Life Extension Magazine January 2014
Novel Method Boosts Milk Thistle Liver Concentration 10-Fold!
By Raegan Linton
In about 10% of cases, non-alcoholic fatty liver disease progresses to non-alcoholic steatohepatitis (NASH), a dangerous condition that ultimately produces liver fibrosis, cirrhosis, and even cancer.33,34 Milk thistle shows promise for this extremely serious form of liver disease as well.

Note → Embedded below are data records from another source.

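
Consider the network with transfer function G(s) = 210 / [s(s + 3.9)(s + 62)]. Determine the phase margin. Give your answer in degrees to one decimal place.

Gain crossover: |G(jω)| = 1 at ω ≈ 0.849 rad/s.
∠G(j0.849) = −90° − arctan(0.849/3.9) − arctan(0.849/62) ≈ -103.06°
PM = 180° + (-103.06°) = 76.94°

76.9 deg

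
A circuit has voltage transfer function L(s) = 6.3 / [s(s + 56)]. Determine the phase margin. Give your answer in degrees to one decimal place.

89.9°

Gain crossover: |L(jω)| = 1 at ω ≈ 0.112 rad/s.
∠L(j0.112) = −90° − arctan(0.112/56) ≈ -90.12°
PM = 180° + (-90.12°) = 89.88°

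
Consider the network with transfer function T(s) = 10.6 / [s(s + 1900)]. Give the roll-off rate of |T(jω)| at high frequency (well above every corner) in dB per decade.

-40 dB/decade

With 0 zeros and 2 poles, the high-frequency asymptotic slope is 20 × (0 − 2) = -40 dB/decade.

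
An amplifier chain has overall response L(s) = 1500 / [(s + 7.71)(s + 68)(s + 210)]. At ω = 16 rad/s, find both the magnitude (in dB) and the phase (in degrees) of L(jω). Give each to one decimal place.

|j16 + 7.71| = √(16² + 7.71²) = 17.76
|j16 + 68| = √(16² + 68²) = 69.86
|j16 + 210| = √(16² + 210²) = 210.6
|L(j16)| = 1500 / (17.76 × 69.86 × 210.6) = 0.0057404
20 log₁₀(0.0057404) = -44.82 dB
∠(j16 + 7.71) = arctan(16/7.71) = 64.27°
∠(j16 + 68) = arctan(16/68) = 13.24°
∠(j16 + 210) = arctan(16/210) = 4.36°
∠L(j16) = − (64.27° + 13.24° + 4.36°) = -81.87°

|L| = -44.8 dB, ∠L = -81.9°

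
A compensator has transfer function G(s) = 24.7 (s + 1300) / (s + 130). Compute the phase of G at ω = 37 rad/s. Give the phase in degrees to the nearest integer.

∠(j37 + 1300) = arctan(37/1300) = 1.63°
∠(j37 + 130) = arctan(37/130) = 15.89°
∠G(j37) = 1.63° − 15.89° = -14.26°

-14°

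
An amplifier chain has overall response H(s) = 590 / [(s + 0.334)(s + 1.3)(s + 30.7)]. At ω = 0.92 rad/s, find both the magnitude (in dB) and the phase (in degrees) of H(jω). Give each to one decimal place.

|j0.92 + 0.334| = √(0.92² + 0.334²) = 0.9788
|j0.92 + 1.3| = √(0.92² + 1.3²) = 1.593
|j0.92 + 30.7| = √(0.92² + 30.7²) = 30.71
|H(j0.92)| = 590 / (0.9788 × 1.593 × 30.71) = 12.324
20 log₁₀(12.324) = 21.81 dB
∠(j0.92 + 0.334) = arctan(0.92/0.334) = 70.05°
∠(j0.92 + 1.3) = arctan(0.92/1.3) = 35.29°
∠(j0.92 + 30.7) = arctan(0.92/30.7) = 1.72°
∠H(j0.92) = − (70.05° + 35.29° + 1.72°) = -107.05°

|H| = 21.8 dB, ∠H = -107.1 deg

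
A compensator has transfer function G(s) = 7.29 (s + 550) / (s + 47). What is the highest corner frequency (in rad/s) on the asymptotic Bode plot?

Break frequencies occur at each pole and zero magnitude: 47 rad/s, 550 rad/s.
The highest is 550 rad/s.

550 rad/s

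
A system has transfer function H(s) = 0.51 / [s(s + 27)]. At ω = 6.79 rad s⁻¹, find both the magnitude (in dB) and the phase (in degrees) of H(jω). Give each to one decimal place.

|j6.79 + 27| = √(6.79² + 27²) = 27.84
|j6.79| = 6.79
|H(j6.79)| = 0.51 / (27.84 × 6.79) = 0.0026979
20 log₁₀(0.0026979) = -51.38 dB
∠(j6.79 + 27) = arctan(6.79/27) = 14.12°
∠(j6.79) = 90.00°
∠H(j6.79) = − (14.12° + 90.00°) = -104.12°

|H| = -51.4 dB, ∠H = -104.1°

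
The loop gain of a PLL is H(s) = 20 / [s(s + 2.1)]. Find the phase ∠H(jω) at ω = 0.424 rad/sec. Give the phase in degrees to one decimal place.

∠(j0.424 + 2.1) = arctan(0.424/2.1) = 11.41°
∠(j0.424) = 90.00°
∠H(j0.424) = − (11.41° + 90.00°) = -101.41°

-101.4 deg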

In experimental non-alcoholic steatohepatitis, even a crude milk thistle extract reduced severity, lowered blood levels of liver enzymes, and dramatically reduced liver cytokine levels, while increasing liver glutathione (the liver’s protective natural antioxidant).36 Silybin has been shown to completely restore vital liver functions in animals with non-alcoholic steatohepatitis, improving insulin sensitivity and markers of oxidative and inflammatory damage.26,37
It also suppressed the transformation of normal liver structural cells into the tough, inelastic tissue characteristic of liver fibrosis and cirrhosis, the end-stage phases of liver disease that follows non-alcoholic steatohepatitis.28
Viral hepatitis is a catch-all phrase for infections by several very different viruses that affect the liver, causing liver damage and raising the risk for liver cancer—especially in the case of hepatitis B and C. Both hepatitis B and C can set up chronic, long-lived infection (chronic active hepatitis) that can progress to fibrosis and cirrhosis.38
Silymarin treatment in acute viral hepatitis can speed the normalization of liver enzymes in the blood, indicating a regression of active liver damage.39
A group of patients with chronic active hepatitis took 240 mg of silybin combined with phosphatidylcholine, or placebo, twice daily for 7 days.40 Supplemented patients had significant drops in all markers of liver damage, while control patients experienced no changes.
While effective against hepatitis-induced liver damage, oral silymarin produces no reduction in the number of virus particles infecting the body, but studies of silymarin given intravenously reveal a substantial antiviral effect in hepatitis C patients who have not responded to standard antiviral treatment.41
The characteristic yellowish skin of hepatitis victims is the result of high levels of bilirubin, a liver-produced substance normally excreted in stool. But patients receiving oral silymarin for hepatitis (regardless of which virus type) had earlier improvement in both skin coloration and clinical markers of liver damage compared to control patients.42
Milk thistle extracts have been shown to benefit cirrhosis, the end-stage result of liver damage. Cirrhosis can result from multiple causes, including alcoholic and non-alcoholic fatty liver disease, viral hepatitis, and many toxins.43 In other words, cirrhosis doesn’t represent a single diagnosis, but a largely preventable progression of the oxidation and inflammation produced by all those other causes.
Unfortunately, prevention has so far eluded most medical interventions. As a result, those with cirrhosis are faced with either a slow and uncomfortable death, or a liver transplant, which is costly, dangerous, and not available to everyone.
Fortunately, milk thistle extracts are showing considerable promise in this desperate situation. One early study found that in people with alcohol-induced cirrhosis, those taking silymarin survived longer than control subjects.44 A later study confirmed that finding, with 58% of silymarin-treated patients surviving longer than 4 years, compared with just 39% of the placebo group.45
Even when liver disease has reached the stage of cirrhosis, silymarin treatment can normalize elevated liver enzymes in the blood, indicating that it has slowed the progression of liver damage.46 Proof of this comes from a study in an extremely challenging population: alcoholic diabetics with cirrhosis. In that group, silymarin treatment, 600 mg/day, reduced markers of cell membrane oxidation and improved insulin resistance.3 In fact, silymarin recipients had less overproduction of their own insulin, and required less insulin by injection, compared with control patients.3 The early stages of type II diabetes are characterized by excess pancreatic secretion of insulin to suppress elevated glucose. As type II diabetes progresses, the pancreas loses its ability to produce enough insulin and some patients require insulin injections. A therapy that reduces the amount of insulin needed by injection, or its excess production in the pancreas is considered beneficial.